A few days ago, I finally took delivery of the new M12Ve. It looks good. As soon as I could get to it, I put it in my table and adjusted on the jointing fence. Works great. The start is smooth and clean. Next project is to cut some dadoes and mortises in a set of bookshelves I'm building. Can't wait because using it is fun.


----------



## Mike (Nov 22, 2004)

And it is a good value for the $194 price tag in the US.


----------



## reuelt (Dec 29, 2008)

*I just fixed my M12V - the power switch just need cleaning*

My Hitachi M12V have been left unused for some time and yesterday wouldn't start.

I just removed the power switch cleaned off the dust and tested. It's a double pole double throw switch and only one side is working.
Opened up the switch cleaned contacts with a fiber glass brush and removed some hardened grease at the pivot. Reassembled and my M12V works like new.

Spares are still available in Australia at Tool Spare Parts
New switch cost AUD$50
New Variable speed controller cost AUD$125
(New Hitachi M12VE cost about AUD$525)

But I have just spent $0.

Hope this post will help some others.


----------



## Botelho007 (Sep 23, 2012)

Reuel

Thank you for the information.


----------



## reuelt (Dec 29, 2008)

reuelt said:


> My Hitachi M12V have been left unused for some time and yesterday wouldn't start.
> 
> I just removed the power switch cleaned off the dust and tested.
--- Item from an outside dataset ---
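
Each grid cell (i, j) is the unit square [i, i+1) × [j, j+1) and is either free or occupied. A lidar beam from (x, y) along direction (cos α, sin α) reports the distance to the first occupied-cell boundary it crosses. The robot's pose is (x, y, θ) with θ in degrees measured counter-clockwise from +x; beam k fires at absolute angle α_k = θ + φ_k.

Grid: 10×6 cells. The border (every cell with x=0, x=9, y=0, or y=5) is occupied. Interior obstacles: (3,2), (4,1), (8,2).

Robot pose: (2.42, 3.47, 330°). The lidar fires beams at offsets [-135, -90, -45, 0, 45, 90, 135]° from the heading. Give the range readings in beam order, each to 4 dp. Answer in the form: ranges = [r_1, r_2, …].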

It's a double pole double throw switch and only one side is working.
> Opened up the switch cleaned contacts with a fiber glass brush and removed some hardened grease at the pivot. Reassembled and my M12V works like new.
> ...



UPDATE
My M12V variable speed controller finally really failed. I had to order the spare CONTROLLER CIRCUIT 220V-240V. Unfortunately price has gone up to AUD$173 inclusive of TAX and freight. Lucky I can still get it and my M12V is working perfectly again.


----------



## DaninVan (Jan 1, 2012)

!!!....you could almost buy a new router for that.


----------



## jw2170 (Jan 24, 2008)

DaninVan said:


> !!!....you could almost buy a new router for that.


Not in Australia,Danny Boy, not in Australia......LOL.:wink:


----------



## DaninVan (Jan 1, 2012)

?!...Wait...aren't you closer to China/Japan than we are?


----------



## reuelt (Dec 29, 2008)

DaninVan said:


> !!!....you could almost buy a new router for that.
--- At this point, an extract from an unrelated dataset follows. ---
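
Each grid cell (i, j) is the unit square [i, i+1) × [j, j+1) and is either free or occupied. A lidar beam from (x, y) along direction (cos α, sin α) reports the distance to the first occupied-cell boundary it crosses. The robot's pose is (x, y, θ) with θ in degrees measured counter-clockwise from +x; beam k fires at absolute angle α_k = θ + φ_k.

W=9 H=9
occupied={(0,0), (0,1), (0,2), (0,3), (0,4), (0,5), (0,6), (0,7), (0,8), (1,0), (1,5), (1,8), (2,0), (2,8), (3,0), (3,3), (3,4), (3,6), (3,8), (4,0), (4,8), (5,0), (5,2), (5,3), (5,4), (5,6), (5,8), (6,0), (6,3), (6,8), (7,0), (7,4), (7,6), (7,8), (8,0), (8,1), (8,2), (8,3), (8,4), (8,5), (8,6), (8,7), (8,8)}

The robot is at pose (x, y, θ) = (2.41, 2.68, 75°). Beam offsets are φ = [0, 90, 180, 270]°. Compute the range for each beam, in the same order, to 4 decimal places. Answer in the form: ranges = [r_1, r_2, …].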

I did check - spend $173 or pay AU $518.00 incl Tax excluding freight for a new Hitachi M12VE 

Then I will need to rebuy the optional height adjuster + all the accessories that I already have such as the dust chute and the optional trimmer guide.
Guide bushes fortunately will be compatible.


I have another GMC 2400W 3HP router but the accuracy cannot match my M12V


----------